Можно возразить, что все это – очень рискованные и слишком человеческие догадки; что пчелы, вероятно, не имеют ни одной из подобных идей; что понятия будущего, любви к расе и столько других, которые мы им приписываем, суть не что иное, как формы, принимаемые для них жизненными потребностями, страхом страдания и смерти и привлекательностью наслаждения. Соглашаюсь – все это, если угодно, только так говорится, – поэтому я и не придаю сказанному большой важности. Единственная достоверная здесь вещь, – как она единственно достоверная вещь и во всем остальном, доступном нашему знанию, – это констатирование факта, что при таких-то и таких-то условиях пчелы ведут себя по отношению к своей царице таким-то и таким-то образом. Остальное – тайна, относительно которой можно только делать догадки, более или менее приятные, более или менее остроумные. Но если бы мы говорили о людях так, как было бы, может быть, благоразумно говорить о пчелах, – имели ли бы мы право сказать о них много больше? И мы тоже повинуемся только нуждам, влечению к наслаждению или ужасу перед страданием, и то, что мы называем нашим разумом, имеет то же происхождение и ту же миссию, как и то, что мы называем инстинктом у животных. Мы совершаем известные акты и думаем, что нам известны их действия; мы подвергаемся другим актам и льстим себя надеждою, что мы проникаем в их причины лучше, чем это делают пчелы; но, кроме того, что это предположение не основано ни на чем непоколебимом, – эти акты ничтожны и редки, сравнительно с огромной массой других, и все – наиболее известные и самые неведомые, самые мелкие и самые грандиозные, ближайшие и самые удаленные – совершаются в глубоком мраке, среди которого возможно, что мы приблизительно так же слепы, как мы то предполагаем относительно пчел.

XXII

«Нужно согласиться, – говорит где-то Бюффон, который относится к пчелам с довольно забавным озлоблением, – нужно согласиться, что, если взять этих насекомых в одиночку, то у каждого из них окажется меньше дарований, чем у собаки, обезьяны и большинства животных; нужно согласиться, что пчелы менее послушны, менее привязаны, менее чувствительны, одним словом – у них меньше таких качеств, сравнительно с нашими; но в таком случае нужно согласиться, что их кажущаяся разумность происходит из их соединенного множества; между тем само это соединение не предполагает никакой разумности, потому что они соединяются совсем не из нравственных соображений, и они находятся вместе без их согласия. Значит, это общество есть не что иное, как физическое соединение, требуемое природой и независимое от какого бы то ни было сознания, какого бы то ни было рассуждения.
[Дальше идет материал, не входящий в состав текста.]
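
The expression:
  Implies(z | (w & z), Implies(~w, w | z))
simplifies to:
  True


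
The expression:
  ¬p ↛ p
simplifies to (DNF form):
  True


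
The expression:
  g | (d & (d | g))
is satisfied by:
  {d: True, g: True}
  {d: True, g: False}
  {g: True, d: False}


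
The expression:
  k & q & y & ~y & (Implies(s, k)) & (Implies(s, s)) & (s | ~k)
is never true.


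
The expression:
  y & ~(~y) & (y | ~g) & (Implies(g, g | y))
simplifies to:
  y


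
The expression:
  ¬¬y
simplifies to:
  y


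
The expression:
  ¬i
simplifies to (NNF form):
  ¬i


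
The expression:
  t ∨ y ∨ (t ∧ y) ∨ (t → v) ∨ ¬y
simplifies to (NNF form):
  True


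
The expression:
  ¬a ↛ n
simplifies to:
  n ∨ ¬a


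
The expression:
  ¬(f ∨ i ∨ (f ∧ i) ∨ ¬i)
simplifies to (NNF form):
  False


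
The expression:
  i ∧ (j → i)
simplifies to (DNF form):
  i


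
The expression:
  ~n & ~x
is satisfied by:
  {n: False, x: False}


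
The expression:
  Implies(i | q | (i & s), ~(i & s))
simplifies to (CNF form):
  ~i | ~s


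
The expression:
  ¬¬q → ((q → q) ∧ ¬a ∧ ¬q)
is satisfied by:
  {q: False}


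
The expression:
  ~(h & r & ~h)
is always true.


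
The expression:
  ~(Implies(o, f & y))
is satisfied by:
  {o: True, y: False, f: False}
  {f: True, o: True, y: False}
  {y: True, o: True, f: False}


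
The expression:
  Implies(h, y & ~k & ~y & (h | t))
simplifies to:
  ~h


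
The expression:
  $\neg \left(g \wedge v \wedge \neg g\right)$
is always true.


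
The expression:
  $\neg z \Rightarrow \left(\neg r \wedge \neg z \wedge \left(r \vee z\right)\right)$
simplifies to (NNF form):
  $z$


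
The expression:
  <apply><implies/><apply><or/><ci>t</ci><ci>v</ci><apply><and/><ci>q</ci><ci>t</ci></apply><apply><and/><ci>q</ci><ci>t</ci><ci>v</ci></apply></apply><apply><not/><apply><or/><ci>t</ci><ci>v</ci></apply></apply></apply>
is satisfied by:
  {v: False, t: False}


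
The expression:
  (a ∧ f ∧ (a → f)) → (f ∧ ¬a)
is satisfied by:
  {a: False, f: False}
  {f: True, a: False}
  {a: True, f: False}


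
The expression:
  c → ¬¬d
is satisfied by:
  {d: True, c: False}
  {c: False, d: False}
  {c: True, d: True}


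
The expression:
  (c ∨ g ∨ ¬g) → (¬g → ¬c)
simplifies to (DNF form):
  g ∨ ¬c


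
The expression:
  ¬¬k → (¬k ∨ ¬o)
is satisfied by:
  {k: False, o: False}
  {o: True, k: False}
  {k: True, o: False}


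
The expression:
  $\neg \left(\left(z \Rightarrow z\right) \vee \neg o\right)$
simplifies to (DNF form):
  $\text{False}$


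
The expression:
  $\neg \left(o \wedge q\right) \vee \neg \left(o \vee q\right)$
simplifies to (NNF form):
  $\neg o \vee \neg q$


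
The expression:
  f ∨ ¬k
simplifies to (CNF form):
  f ∨ ¬k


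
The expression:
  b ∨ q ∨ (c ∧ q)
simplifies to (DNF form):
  b ∨ q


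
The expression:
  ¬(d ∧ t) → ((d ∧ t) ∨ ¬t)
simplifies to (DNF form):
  d ∨ ¬t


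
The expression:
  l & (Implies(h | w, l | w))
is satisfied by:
  {l: True}


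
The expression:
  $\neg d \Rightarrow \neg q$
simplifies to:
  $d \vee \neg q$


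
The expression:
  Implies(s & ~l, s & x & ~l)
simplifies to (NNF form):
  l | x | ~s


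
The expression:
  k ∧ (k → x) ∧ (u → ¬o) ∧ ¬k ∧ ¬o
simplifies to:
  False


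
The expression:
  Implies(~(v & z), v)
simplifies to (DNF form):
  v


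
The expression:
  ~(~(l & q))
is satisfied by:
  {q: True, l: True}


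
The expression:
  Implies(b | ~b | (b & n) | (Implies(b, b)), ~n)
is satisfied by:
  {n: False}


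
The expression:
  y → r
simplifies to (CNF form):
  r ∨ ¬y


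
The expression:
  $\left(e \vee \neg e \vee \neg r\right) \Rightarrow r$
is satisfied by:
  {r: True}


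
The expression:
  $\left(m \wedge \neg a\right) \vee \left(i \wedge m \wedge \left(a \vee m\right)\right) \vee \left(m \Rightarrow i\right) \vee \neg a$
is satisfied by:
  {i: True, m: False, a: False}
  {m: False, a: False, i: False}
  {i: True, a: True, m: False}
  {a: True, m: False, i: False}
  {i: True, m: True, a: False}
  {m: True, i: False, a: False}
  {i: True, a: True, m: True}


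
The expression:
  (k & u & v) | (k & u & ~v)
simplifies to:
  k & u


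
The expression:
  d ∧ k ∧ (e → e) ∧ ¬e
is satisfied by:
  {d: True, k: True, e: False}


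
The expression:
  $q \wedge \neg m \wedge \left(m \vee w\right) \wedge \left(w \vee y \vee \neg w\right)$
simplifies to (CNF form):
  $q \wedge w \wedge \neg m$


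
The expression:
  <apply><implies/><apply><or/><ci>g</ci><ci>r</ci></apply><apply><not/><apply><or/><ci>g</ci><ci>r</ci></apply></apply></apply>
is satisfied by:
  {g: False, r: False}


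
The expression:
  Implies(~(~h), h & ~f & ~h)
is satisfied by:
  {h: False}


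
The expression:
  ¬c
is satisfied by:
  {c: False}


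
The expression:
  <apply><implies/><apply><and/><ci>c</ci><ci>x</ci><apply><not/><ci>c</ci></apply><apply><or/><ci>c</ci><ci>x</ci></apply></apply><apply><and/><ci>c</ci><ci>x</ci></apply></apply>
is always true.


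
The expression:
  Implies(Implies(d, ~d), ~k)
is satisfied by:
  {d: True, k: False}
  {k: False, d: False}
  {k: True, d: True}


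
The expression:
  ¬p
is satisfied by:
  {p: False}


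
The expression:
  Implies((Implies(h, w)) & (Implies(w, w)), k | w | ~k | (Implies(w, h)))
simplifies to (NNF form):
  True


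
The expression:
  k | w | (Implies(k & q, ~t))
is always true.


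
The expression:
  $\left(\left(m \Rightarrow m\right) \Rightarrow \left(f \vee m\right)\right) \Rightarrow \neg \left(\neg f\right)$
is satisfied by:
  {f: True, m: False}
  {m: False, f: False}
  {m: True, f: True}


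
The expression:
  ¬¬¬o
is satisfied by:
  {o: False}


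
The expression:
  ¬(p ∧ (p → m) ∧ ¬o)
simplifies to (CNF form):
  o ∨ ¬m ∨ ¬p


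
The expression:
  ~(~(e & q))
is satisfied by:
  {e: True, q: True}


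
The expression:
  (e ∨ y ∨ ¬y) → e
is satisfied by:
  {e: True}


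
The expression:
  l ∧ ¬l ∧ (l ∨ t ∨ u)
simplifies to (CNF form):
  False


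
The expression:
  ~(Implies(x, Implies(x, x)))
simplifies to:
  False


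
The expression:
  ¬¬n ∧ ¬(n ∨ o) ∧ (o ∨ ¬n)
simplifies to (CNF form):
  False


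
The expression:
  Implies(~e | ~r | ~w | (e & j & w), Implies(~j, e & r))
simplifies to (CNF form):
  (e | j) & (j | r)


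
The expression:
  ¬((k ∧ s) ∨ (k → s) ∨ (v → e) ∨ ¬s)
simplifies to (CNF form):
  False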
Пчела-матка производит десять тысяч индивидов, всех сразу и в одном и том же месте; эти десять тысяч индивидов, если бы они даже были в тысячу раз бессмысленнее, чем я предполагаю, будут вынуждены, для того лишь, чтобы продолжать существовать, каким-нибудь образом устроиться; так как все они действуют одинаково и с равными силами, то, если бы они даже начали друг другу вредить, в силу этого самого они скоро пришли бы к тому, что стали бы вредить друг другу наивозможно меньше, то есть помогали бы друг другу; они имели бы, значит, вид, будто понимают один другого и стремятся к одной цели; скоро наблюдатель начнет им приписывать разные намерения и весь недостающий им разум; он захочет объяснить каждое их действие; каждое их движение скоро будет иметь свой мотив, и отсюда произойдут чудеса или чудовища рассуждений без числа; ибо эти десять тысяч индивидов, которые были произведены зараз, которые жили вместе, которые все метаморфозировались приблизительно в одно время, – все они не могут не делать то же самое и, если они хоть сколько-нибудь чувствительны, приобретают общие привычки, устраиваются, чувствуют себя хорошо вместе, занимаются своим жилищем, удалившись, снова возвращаются и т. д., а отсюда – архитектура, геометрия, порядок, предусмотрительность, любовь к отечеству, одним словом – республика; а все это, как видно, основано на восхищении наблюдателя».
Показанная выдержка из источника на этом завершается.